Il y avait dans ce rêve une qualité de suavité et d'esprit mêlée à un érotisme léger mais entêtant qui le rendait incomparable. C'était comme un grand vin blanc. Léger, mais puissant et enivrant. Une fête des sens et de l'esprit. Peut-être que je ne suis jamais aussi heureux que lorsque je suis partagé… C'est vrai mais ce n'est pas ça non plus. Je ne saurai sans doute jamais d'où provient ce bonheur. Si je devais lui donner un titre, le seul qui me paraît adapté serait "ivresse", alors même que ça ne dit rien de l'histoire. Mais j'étais sur la pointe des nerfs et de l'esprit, sans aucune douleur. « Dans l'Orient désert quel devint mon ennui ! » Non, c'est là qu'il me faut être, au creux de la modernité, à Paris ou dans une grande ville de province. À la rigueur dans l'Orient-Express. Il faut que dans ma mémoire flottent quelques bribes de Blue in Green, de Bill Evans. Il n'y a que le jazz qui sache parler de ces états, ces états où la conversation, le jeu, la sexualité, l'intelligence et la séduction nous font vibrer à une fréquence rare, si précieuse. La vie dans ce qu'elle a de plus fin, subtil, aigu, aérien, inventif. La vie, quoi ! C'est peu mais c'est énorme. 

Les commentaires imbéciles, pourtant

 Soit cet extrait de Schopenhauer déposé sur Facebook. 

« Pour moi, je nourris depuis longtemps l’idée que la quantité de bruit qu’un homme peut supporter sans en être incommodé, est en raison inverse de son intelligence, et par conséquent peut en donner la mesure approchée. Aussi lorsque j’entends, dans la cour d’une maison, les chiens aboyer pendant une heure, sans qu’on les fasse taire, je sais déjà à quoi m’en tenir sur l’intelligence du propriétaire. Celui qui fait claquer habituellement les portes, au lieu de les fermer avec la main, ou qui le tolère dans sa maison, est non seulement un homme mal élevé, mais encore une nature grossière et bornée. “Sensible” en anglais signifie également “intelligent”, et ce sens-là procède d’une remarque très fine et très juste. Nous ne serons complètement civilisés que le jour où les oreilles seront libres, elles aussi, et où l’on n’aura plus le droit, à mille pas à la ronde, de venir troubler la conscience d’un être qui pense, par des sifflements, des cris, des hurlements, des coups de marteaux ou de fouets, des aboiements etc.

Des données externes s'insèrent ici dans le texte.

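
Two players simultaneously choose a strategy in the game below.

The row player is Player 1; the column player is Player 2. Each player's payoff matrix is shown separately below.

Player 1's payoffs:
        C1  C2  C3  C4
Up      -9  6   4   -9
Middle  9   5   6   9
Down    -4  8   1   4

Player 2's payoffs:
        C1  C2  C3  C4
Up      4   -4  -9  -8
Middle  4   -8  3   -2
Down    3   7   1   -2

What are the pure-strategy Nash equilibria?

(Middle, C1); (Down, C2)

Player 1 against C1: payoffs -9, 9, -4 → best response Middle.
Player 1 against C2: payoffs 6, 5, 8 → best response Down.
Player 1 against C3: payoffs 4, 6, 1 → best response Middle.
Player 1 against C4: payoffs -9, 9, 4 → best response Middle.
Player 2 against Up: payoffs 4, -4, -9, -8 → best response C1.
Player 2 against Middle: payoffs 4, -8, 3, -2 → best response C1.
Player 2 against Down: payoffs 3, 7, 1, -2 → best response C2.
Mutual best responses: (Middle, C1); (Down, C2).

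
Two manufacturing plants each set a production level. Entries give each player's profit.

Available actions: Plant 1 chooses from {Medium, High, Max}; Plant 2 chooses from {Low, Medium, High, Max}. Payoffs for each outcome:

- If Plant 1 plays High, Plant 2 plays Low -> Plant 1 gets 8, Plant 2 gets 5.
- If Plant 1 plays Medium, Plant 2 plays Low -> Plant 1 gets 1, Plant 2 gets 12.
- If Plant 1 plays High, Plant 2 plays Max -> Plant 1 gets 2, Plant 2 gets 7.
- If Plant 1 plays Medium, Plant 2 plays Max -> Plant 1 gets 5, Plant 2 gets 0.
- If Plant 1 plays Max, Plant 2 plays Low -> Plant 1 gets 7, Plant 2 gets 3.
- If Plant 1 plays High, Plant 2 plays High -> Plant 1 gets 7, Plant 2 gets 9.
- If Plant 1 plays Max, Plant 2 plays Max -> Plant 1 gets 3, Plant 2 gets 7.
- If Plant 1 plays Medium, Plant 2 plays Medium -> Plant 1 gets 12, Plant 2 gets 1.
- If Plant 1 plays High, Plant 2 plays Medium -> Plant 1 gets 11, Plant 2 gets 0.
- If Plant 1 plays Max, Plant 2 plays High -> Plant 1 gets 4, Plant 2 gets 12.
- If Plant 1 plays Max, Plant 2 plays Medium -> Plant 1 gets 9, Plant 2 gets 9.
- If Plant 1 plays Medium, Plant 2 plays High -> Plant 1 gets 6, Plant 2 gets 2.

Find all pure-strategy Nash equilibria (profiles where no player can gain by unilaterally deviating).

The unique pure-strategy Nash equilibrium is (High, High).

Check each profile: it is a Nash equilibrium iff no player can strictly gain by switching unilaterally.
(Medium, Low): Plant 1 can switch to High (1 → 8). Not NE.
(Medium, Medium): Plant 2 can switch to Low (1 → 12). Not NE.
(Medium, High): Plant 1 can switch to High (6 → 7). Not NE.
(Medium, Max): Plant 2 can switch to Low (0 → 12). Not NE.
(High, Low): Plant 2 can switch to High (5 → 9). Not NE.
(High, Medium): Plant 1 can switch to Medium (11 → 12). Not NE.
(High, High): Plant 1 gets 7, best alternative 6; Plant 2 gets 9, best alternative 7. No profitable deviation — NE.
(High, Max): Plant 1 can switch to Medium (2 → 5). Not NE.
(Max, Low): Plant 1 can switch to High (7 → 8). Not NE.
(Max, Medium): Plant 1 can switch to Medium (9 → 12). Not NE.
(Max, High): Plant 1 can switch to Medium (4 → 6). Not NE.
(Max, Max): Plant 1 can switch to Medium (3 → 5). Not NE.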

Les Sybarites bannissaient hors de leur ville tous les métiers bruyants ; et la respectable secte des Shakers, dans le nord de l’Amérique, ne souffre aucun bruit inutile dans les villages ; on raconte la même chose des frères moraves. »  

Qui donne lieu à des commentaires tels que :

« Comme j'aime les chiens, leur aboiement ne m'est pas insupportable. J'ai plus de mal à endurer les cris des marmailles sur la plage ou dans un parc. »

Et encore :

« C'est un beau texte, pas très scientifique mais beau. Normal pour un philosophe j'ai envie de dire. Ça n'en fait, heureusement, pas une généralité [sic]. Sans compter que les exemple cités ont des pertinences qu'il n'y a pas ici (en tout cas pour les chiens) »

Et surtout :

« Après pour le silence, il reste l'ehpad ou le tombeau. Les bruits font aussi partie de la vie. »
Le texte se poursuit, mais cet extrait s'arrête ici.